Previamente à instauração de Processo Administrativo Sancionador por parte da CVM, a AES Guaíba II Empreendimentos Ltda. apresentou proposta de Termo de Compromisso, em que se compromete a pagar à CVM a quantia de R$ 30 mil, a título de condição de eficácia do termo de compromisso.

O Comitê apontou alguns fatores que considerou relevantes para fins de se avaliar a conveniência e oportunidade na celebração do Termo de Compromisso proposto.
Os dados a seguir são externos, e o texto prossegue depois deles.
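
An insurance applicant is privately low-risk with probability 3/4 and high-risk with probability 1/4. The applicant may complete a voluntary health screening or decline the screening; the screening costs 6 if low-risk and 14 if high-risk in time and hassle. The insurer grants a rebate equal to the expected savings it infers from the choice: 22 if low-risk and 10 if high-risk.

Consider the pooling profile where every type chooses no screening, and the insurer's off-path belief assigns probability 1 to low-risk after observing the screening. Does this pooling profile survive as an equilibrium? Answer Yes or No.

Yes

On path, the insurer holds the prior and pays 3/4·22 + 1/4·10 = 19. Off path (the screening), believing low-risk, it pays 22.
low-risk: no screening nets 19; the screening nets 22 − 6 = 16. low-risk stays.
high-risk: no screening nets 19; the screening nets 22 − 14 = 8. high-risk stays.
No type deviates, so pooling is sustained.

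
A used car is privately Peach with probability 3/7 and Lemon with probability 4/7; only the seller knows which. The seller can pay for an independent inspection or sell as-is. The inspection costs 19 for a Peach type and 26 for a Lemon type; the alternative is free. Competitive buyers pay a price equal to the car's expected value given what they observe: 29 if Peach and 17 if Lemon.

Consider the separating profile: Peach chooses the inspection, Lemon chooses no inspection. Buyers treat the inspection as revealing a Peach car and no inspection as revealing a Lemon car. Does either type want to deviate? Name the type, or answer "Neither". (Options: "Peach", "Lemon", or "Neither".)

Peach

The inspection pays 29; no inspection pays 17.
Peach: assigned the inspection, nets 29 − 19 = 10; deviating to no inspection nets 17.
Lemon: assigned no inspection, nets 17; deviating to the inspection nets 29 − 26 = 3.
The Peach type gains 7 by deviating.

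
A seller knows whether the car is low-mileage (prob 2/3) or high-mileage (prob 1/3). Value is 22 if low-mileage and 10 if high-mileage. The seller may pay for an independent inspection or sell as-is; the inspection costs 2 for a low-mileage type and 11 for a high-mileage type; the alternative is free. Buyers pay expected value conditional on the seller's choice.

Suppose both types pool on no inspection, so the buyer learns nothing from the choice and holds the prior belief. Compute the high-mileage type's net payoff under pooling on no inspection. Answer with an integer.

Pooled price = 2/3·22 + 1/3·10 = 18.
high-mileage pays no cost for no inspection, so net payoff = 18.

18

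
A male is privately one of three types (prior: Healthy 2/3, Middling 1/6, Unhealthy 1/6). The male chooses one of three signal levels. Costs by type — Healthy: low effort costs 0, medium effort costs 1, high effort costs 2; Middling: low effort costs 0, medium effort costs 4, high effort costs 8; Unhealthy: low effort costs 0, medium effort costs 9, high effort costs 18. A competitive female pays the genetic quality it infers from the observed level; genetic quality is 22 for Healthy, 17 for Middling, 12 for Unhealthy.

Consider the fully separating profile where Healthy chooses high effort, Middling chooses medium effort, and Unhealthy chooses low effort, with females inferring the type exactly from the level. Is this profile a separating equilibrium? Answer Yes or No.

Separating mating payoffs: high effort → 22, medium effort → 17, low effort → 12.
Healthy (assigned high effort): low effort: 12 − 0 = 12; medium effort: 17 − 1 = 16; high effort: 22 − 2 = 20. Healthy stays.
Middling (assigned medium effort): low effort: 12 − 0 = 12; medium effort: 17 − 4 = 13; high effort: 22 − 8 = 14. Middling prefers high effort.
Unhealthy (assigned low effort): low effort: 12 − 0 = 12; medium effort: 17 − 9 = 8; high effort: 22 − 18 = 4. Unhealthy stays.
At least one type deviates; the separating profile fails.

No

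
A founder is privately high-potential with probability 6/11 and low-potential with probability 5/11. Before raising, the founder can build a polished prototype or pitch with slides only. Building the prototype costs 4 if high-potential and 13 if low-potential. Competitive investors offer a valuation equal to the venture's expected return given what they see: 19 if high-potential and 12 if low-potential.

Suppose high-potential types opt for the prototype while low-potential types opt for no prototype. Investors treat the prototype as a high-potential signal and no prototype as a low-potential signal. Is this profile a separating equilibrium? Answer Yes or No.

Under these beliefs, the prototype earns valuation 19 and no prototype earns valuation 12.
high-potential: the prototype nets 19 − 4 = 15; no prototype nets 12. high-potential prefers the prototype.
low-potential: the prototype nets 19 − 13 = 6; no prototype nets 12. low-potential prefers no prototype.
Neither type deviates, so the separating profile is an equilibrium.

Yes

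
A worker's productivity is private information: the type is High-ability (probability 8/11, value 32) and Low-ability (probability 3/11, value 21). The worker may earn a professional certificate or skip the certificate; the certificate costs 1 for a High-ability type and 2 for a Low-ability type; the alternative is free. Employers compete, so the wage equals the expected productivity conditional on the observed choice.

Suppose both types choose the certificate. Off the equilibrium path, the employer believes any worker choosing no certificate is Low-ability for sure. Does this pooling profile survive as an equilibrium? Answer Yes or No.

On path, the employer holds the prior and pays 8/11·32 + 3/11·21 = 29. Off path (no certificate), believing Low-ability, it pays 21.
High-ability: the certificate nets 29 − 1 = 28; no certificate nets 21. High-ability stays.
Low-ability: the certificate nets 29 − 2 = 27; no certificate nets 21. Low-ability stays.
No type deviates, so pooling is sustained.

Yes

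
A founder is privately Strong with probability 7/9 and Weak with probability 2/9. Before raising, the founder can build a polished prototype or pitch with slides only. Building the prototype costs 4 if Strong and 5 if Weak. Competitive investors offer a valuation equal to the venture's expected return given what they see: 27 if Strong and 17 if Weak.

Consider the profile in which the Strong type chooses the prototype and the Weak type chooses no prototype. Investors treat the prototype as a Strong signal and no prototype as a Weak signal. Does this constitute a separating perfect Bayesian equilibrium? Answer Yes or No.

Under these beliefs, the prototype earns valuation 27 and no prototype earns valuation 17.
Strong: the prototype nets 27 − 4 = 23; no prototype nets 17. Strong prefers the prototype.
Weak: the prototype nets 27 − 5 = 22; no prototype nets 17. Weak would deviate to the prototype.
Weak has a profitable deviation, so the profile is not an equilibrium.

No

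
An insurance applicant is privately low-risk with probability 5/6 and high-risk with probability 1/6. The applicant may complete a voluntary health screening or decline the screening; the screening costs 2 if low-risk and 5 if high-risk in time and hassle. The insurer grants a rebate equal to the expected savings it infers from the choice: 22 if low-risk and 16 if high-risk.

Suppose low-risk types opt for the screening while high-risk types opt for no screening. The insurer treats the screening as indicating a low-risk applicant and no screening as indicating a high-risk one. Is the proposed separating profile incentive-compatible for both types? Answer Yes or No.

Under these beliefs, the screening earns rebate 22 and no screening earns rebate 16.
low-risk: the screening nets 22 − 2 = 20; no screening nets 16. low-risk prefers the screening.
high-risk: the screening nets 22 − 5 = 17; no screening nets 16. high-risk would deviate to the screening.
high-risk has a profitable deviation, so the profile is not an equilibrium.

No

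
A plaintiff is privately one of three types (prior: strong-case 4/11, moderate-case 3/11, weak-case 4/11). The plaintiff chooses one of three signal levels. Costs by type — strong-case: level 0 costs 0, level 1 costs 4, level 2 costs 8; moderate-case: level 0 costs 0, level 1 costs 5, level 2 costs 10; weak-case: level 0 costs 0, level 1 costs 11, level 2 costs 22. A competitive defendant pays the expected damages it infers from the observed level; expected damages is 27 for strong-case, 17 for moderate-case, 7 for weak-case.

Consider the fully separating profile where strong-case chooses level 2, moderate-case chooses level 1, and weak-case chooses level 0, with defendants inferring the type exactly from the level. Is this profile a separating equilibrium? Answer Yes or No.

No

Separating settlements: level 2 → 27, level 1 → 17, level 0 → 7.
strong-case (assigned level 2): level 0: 7 − 0 = 7; level 1: 17 − 4 = 13; level 2: 27 − 8 = 19. strong-case stays.
moderate-case (assigned level 1): level 0: 7 − 0 = 7; level 1: 17 − 5 = 12; level 2: 27 − 10 = 17. moderate-case prefers level 2.
weak-case (assigned level 0): level 0: 7 − 0 = 7; level 1: 17 − 11 = 6; level 2: 27 − 22 = 5. weak-case stays.
At least one type deviates; the separating profile fails.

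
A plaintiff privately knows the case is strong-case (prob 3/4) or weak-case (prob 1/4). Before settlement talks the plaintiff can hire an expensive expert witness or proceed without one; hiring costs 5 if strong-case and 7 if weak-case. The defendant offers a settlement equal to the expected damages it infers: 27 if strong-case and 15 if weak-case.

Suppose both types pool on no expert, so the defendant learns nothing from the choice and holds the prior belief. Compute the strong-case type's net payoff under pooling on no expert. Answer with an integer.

Pooled settlement = 3/4·27 + 1/4·15 = 24.
strong-case pays no cost for no expert, so net payoff = 24.

24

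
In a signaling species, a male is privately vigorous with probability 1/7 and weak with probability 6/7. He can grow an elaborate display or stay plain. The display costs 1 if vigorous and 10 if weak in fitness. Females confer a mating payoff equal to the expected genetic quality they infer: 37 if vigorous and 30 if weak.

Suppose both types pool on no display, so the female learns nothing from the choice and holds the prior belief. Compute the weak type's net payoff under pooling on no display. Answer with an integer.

Pooled mating payoff = 1/7·37 + 6/7·30 = 31.
weak pays no cost for no display, so net payoff = 31.

31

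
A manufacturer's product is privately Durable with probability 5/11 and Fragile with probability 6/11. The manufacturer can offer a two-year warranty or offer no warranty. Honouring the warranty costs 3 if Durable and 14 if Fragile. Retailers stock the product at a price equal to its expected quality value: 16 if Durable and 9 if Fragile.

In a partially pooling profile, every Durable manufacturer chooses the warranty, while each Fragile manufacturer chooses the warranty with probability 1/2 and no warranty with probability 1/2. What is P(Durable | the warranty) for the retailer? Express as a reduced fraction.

P(the warranty) = (5/11)·1 + (6/11)·(1/2) = 8/11.
By Bayes' rule, P(Durable | the warranty) = (5/11) / (8/11) = 5/8.

5/8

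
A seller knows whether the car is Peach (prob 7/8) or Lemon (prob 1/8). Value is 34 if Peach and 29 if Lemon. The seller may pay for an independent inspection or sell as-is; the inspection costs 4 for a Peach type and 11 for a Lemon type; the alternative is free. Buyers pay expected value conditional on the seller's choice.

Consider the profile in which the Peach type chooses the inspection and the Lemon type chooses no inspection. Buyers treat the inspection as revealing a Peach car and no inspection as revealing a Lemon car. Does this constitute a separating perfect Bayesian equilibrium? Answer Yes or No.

Under these beliefs, the inspection earns price 34 and no inspection earns price 29.
Peach: the inspection nets 34 − 4 = 30; no inspection nets 29. Peach prefers the inspection.
Lemon: the inspection nets 34 − 11 = 23; no inspection nets 29. Lemon prefers no inspection.
Neither type deviates, so the separating profile is an equilibrium.

Yes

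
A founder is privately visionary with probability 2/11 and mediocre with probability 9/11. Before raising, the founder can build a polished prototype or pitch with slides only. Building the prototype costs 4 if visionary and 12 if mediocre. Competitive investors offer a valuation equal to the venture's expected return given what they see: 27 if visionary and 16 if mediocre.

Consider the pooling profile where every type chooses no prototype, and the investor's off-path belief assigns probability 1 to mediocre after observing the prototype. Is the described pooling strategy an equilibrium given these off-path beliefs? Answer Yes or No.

On path, the investor holds the prior and pays 2/11·27 + 9/11·16 = 18. Off path (the prototype), believing mediocre, it pays 16.
visionary: no prototype nets 18; the prototype nets 16 − 4 = 12. visionary stays.
mediocre: no prototype nets 18; the prototype nets 16 − 12 = 4. mediocre stays.
No type deviates, so pooling is sustained.

Yes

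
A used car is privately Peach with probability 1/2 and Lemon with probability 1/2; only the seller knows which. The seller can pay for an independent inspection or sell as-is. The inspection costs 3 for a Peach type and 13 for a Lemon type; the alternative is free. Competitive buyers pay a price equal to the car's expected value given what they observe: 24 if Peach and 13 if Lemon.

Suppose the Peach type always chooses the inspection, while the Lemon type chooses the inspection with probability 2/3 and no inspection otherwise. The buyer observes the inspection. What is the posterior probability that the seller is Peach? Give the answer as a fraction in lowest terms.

P(the inspection) = (1/2)·1 + (1/2)·(2/3) = 5/6.
By Bayes' rule, P(Peach | the inspection) = (1/2) / (5/6) = 3/5.

3/5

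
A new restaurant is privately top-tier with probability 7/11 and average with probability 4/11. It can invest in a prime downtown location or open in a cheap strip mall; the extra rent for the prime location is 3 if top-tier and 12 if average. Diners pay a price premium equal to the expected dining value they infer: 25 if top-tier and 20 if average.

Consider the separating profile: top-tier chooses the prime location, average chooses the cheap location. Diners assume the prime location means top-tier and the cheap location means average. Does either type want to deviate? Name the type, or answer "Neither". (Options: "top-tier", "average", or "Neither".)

Neither

The prime location pays 25; the cheap location pays 20.
top-tier: assigned the prime location, nets 25 − 3 = 22; deviating to the cheap location nets 20.
average: assigned the cheap location, nets 20; deviating to the prime location nets 25 − 12 = 13.
Both types strictly prefer their assigned action; no profitable deviation.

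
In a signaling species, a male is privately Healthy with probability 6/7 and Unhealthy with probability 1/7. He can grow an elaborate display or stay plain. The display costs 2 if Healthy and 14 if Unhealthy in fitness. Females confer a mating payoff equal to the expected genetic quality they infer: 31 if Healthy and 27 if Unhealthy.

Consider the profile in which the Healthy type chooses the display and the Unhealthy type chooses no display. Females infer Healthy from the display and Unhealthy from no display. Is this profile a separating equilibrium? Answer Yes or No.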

São eles: (i) a realização da Oferta Pública Voluntária de Aquisição de ações da AES SUL, cuja adesão chegou a 96,3% das ações em circulação; (ii) o INVESTCEEE, embora não tenha aderido à OPA, alienou posteriormente a totalidade de sua participação à AES Infoenergy Ltda., ao mesmo preço pago no âmbito da referida oferta; (iii) a ação judicial impetrada pelo reclamante foi extinta com julgamento do mérito, em vista da homologação da renúncia ao direito por parte do autor; (iv) as cinco ações remanescentes de emissão da AES SUL foram adquiridas pela AES Infoenergy Ltda. no primeiro trimestre do corrente ano, de sorte que não há qualquer ação de emissão da companhia em circulação no mercado; (v) a AES SUL não mais possui quaisquer valores mobiliários em circulação no mercado, vez que foi resgatada antecipadamente a totalidade do saldo das debêntures em circulação.

O Comitê depreendeu, então, que restam atendidos os requisitos legais necessários à celebração do Termo de Compromisso, notadamente em razão da aquisição da totalidade das ações de emissão da AES SUL em circulação e da extinção da ação judicial impetrada pelo reclamante quanto à matéria.

Embora a acusação de abuso de poder de controle que poderia vir a se imputar à AES Guaíba seja, em tese, grave, o Colegiado considerou que: (a) as operações de incorporação reversa como a discutida nos autos eram, de fato, inéditas à época que ocorreram; (b) posteriormente à realização da operação a CVM editou a Instrução 319/99, com o objetivo de disciplinar o aproveitamento do ágio em operações semelhantes; (c) não foi instaurado nenhum outro processo sancionador para apurar abuso de poder de controle em empresas que realizaram operações de incorporação reversa como a dos autos antes da entrada em vigor da referida Instrução; (d) após a edição da Instrução 319/99, não há mais risco de que a operação, nos moldes como foi feita, venha a se repetir e, dessa forma, não cabe falar em efeito educativo ou preventivo aos participantes de mercado; e (e) não se trata ainda de processo disciplinar.

Assim, o Colegiado acompanhou o entendimento consubstanciado no parecer do Comitê, deliberando pela aceitação da proposta de celebração de Termo de Compromisso apresentada por AES Guaíba II Empreendimentos Ltda.. O Colegiado também determinou a fixação de um prazo de trinta dias para a assinatura do Termo, contado da comunicação da presente decisão ao proponente e, ainda, designou a Superintendência Administrativo-Financeira como responsável pelo atesto do cumprimento da obrigação pecuniária assumida.